The newly announced sanctions target people and businesses the U.S. government says support Iran’s ballistic missile program and its Islamic Revolutionary Guard Corps-Quds Force, according to a Treasury Department statement. They are in line with previous sanctions, implemented over what then-President Barack Obama called Iran’s “violations of human rights, for its support of terrorism and for its ballistic missile program.”
The acting director of the Treasury unit in charge of sanctions, John Smith, said the latest sanctions do not violate the international nuclear deal reached with Iran in 2015, which required Iran to scale back its nuclear program in exchange for the lifting of some economic sanctions.
A top Treasury Department official tells NPR’s Michele Kelemen that the actions are part of the U.S. efforts to counter Iranian “malign activity abroad.”
The public text of the sanctions lists 12 companies and 13 individuals, blocking assets and prohibiting U.S. citizens from dealing with them. Among the individuals, four are listed as Iranian citizens, two are Lebanese, one is Chinese, and one holds a passport from the island nation of St. Kitts and Nevis. It also announced changes to previous, unrelated sanctions on a 14th individual.
The businesses are based both inside and outside Iran.
According to the Treasury Department, the sanctions target:
“several networks and supporters of Iran’s ballistic missile procurement, including a critical Iranian procurement agent and eight individuals and entities in his Iran- and China-based network, an Iranian procurement company and its Gulf-based network, and five individuals and entities that are part of an Iran-based procurement network.”
Hours before the sanctions were announced, President Trump addressed Iran in a tweet, writing, “Iran is playing with fire — they don’t appreciate how ‘kind’ President Obama was to them. Not me!”
Iran’s foreign minister, Mohammad Javad Zarif, tweeted an hour later that “we will never use our weapons against anyone, except in self-defense.”
While U.S. and Iranian officials have both stated that the missile test did not violate the terms of the 2015 nuclear deal, the U.S. contends that it did violate a side agreement governing conventional weapons.
On Friday, the U.S. State Department released a statement saying that it believed the test was “inconsistent with UN Security Council Resolution 2231.”
That resolution, which replaced an outright prohibition on missile tests, used language calling upon Iran “not to undertake any activity related to ballistic missiles designed to be capable of delivering nuclear weapons, including launches using such ballistic missile technology,” as The Two-Way reported.
National Security Adviser Mike Flynn said a day later that former President Barack Obama had gone too easy on Iran, but that “as of today, we are officially putting Iran on notice.”

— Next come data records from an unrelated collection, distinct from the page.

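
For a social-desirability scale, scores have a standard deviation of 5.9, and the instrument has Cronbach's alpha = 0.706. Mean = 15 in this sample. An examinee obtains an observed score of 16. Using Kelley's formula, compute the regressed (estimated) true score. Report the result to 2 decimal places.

T̂ = r·X + (1 − r)·M = 0.70600·16 + 0.29400·15 = 11.29600 + 4.41000 ≈ 15.70600

15.71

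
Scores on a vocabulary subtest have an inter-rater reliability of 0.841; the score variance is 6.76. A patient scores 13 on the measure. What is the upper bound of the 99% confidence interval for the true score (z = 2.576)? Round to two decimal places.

SD = √6.76 = 2.600
SEM = 2.600 · √(1 − 0.841) = 2.600 · √0.159 ≈ 2.600 · 0.399 ≈ 1.037
Half-width = 2.576·1.037 ≈ 2.671
Upper bound: 13 + 2.671 = 15.671

15.67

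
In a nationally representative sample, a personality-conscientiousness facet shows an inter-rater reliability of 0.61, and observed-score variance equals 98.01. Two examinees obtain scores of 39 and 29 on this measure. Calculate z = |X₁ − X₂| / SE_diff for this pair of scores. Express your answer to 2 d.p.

σ = 98.01^(1/2) = 9.9000
SEM = 9.9000×√(1 − 0.6100) ≈ 6.1825
SE_diff = SEM × √2 ≈ 6.1825 × 1.4142 ≈ 8.7434
z = 10 / 8.7434 ≈ 1.1437

1.14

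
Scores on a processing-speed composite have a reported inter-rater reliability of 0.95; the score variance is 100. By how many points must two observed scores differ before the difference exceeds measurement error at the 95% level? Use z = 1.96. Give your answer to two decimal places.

6.20

σ = 100^(1/2) = 10.000
SEM = 10.000 · √(1 − 0.950) = 10.000 · √0.050 ≃ 10.000 · 0.224 ≃ 2.236
SE_diff = √2 · SEM ≃ 3.162
Smallest detectable difference = 1.96·3.162 ≃ 6.198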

Flynn also listed the administration’s grievances with Tehran, including its test of a ballistic missile and what he said were attacks by proxy forces in Yemen on U.S. and Middle Eastern ships, as we reported.

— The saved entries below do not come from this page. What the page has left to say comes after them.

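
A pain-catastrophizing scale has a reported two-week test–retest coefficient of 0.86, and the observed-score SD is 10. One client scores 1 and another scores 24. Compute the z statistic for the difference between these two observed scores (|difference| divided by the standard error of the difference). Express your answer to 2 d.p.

SEM = 10.000 × √(1 − 0.860) = 10.000 × √0.140 ≈ 10.000 × 0.374 ≈ 3.742
SE_diff = SEM × √2 ≈ 3.742 × 1.414 ≈ 5.292
z = 23 / 5.292 ≈ 4.347

4.35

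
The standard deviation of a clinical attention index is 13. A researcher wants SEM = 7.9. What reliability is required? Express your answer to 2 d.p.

r = 1 − (SEM / SD)² = 1 − (7.900 / 13)² ≈ 1 − 0.369 ≈ 0.631

0.63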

One of the incidents he appeared to be referring to occurred in October 2016, when U.S. Navy ships off Yemen’s southwestern coast came under missile attacks twice in four days.
According to the Pentagon, the missiles came from an area controlled by Houthi forces, who are fighting against the government of Yemen and who the U.S. government says are backed by the Iranian government, which is supplying weapons to the rebel group.
But it was unclear who ordered October’s missile launches, as NPR’s Philip Ewing reported. Houthi leaders denied the attacks, and Tehran has denied U.S. accusations that Iran is supporting Houthi forces. Nonetheless, the U.S. carried out airstrikes against what the Pentagon said were radar installations in Houthi-controlled areas.
In December, Congress extended U.S. sanctions against Iran originally imposed in 1996 until 2026.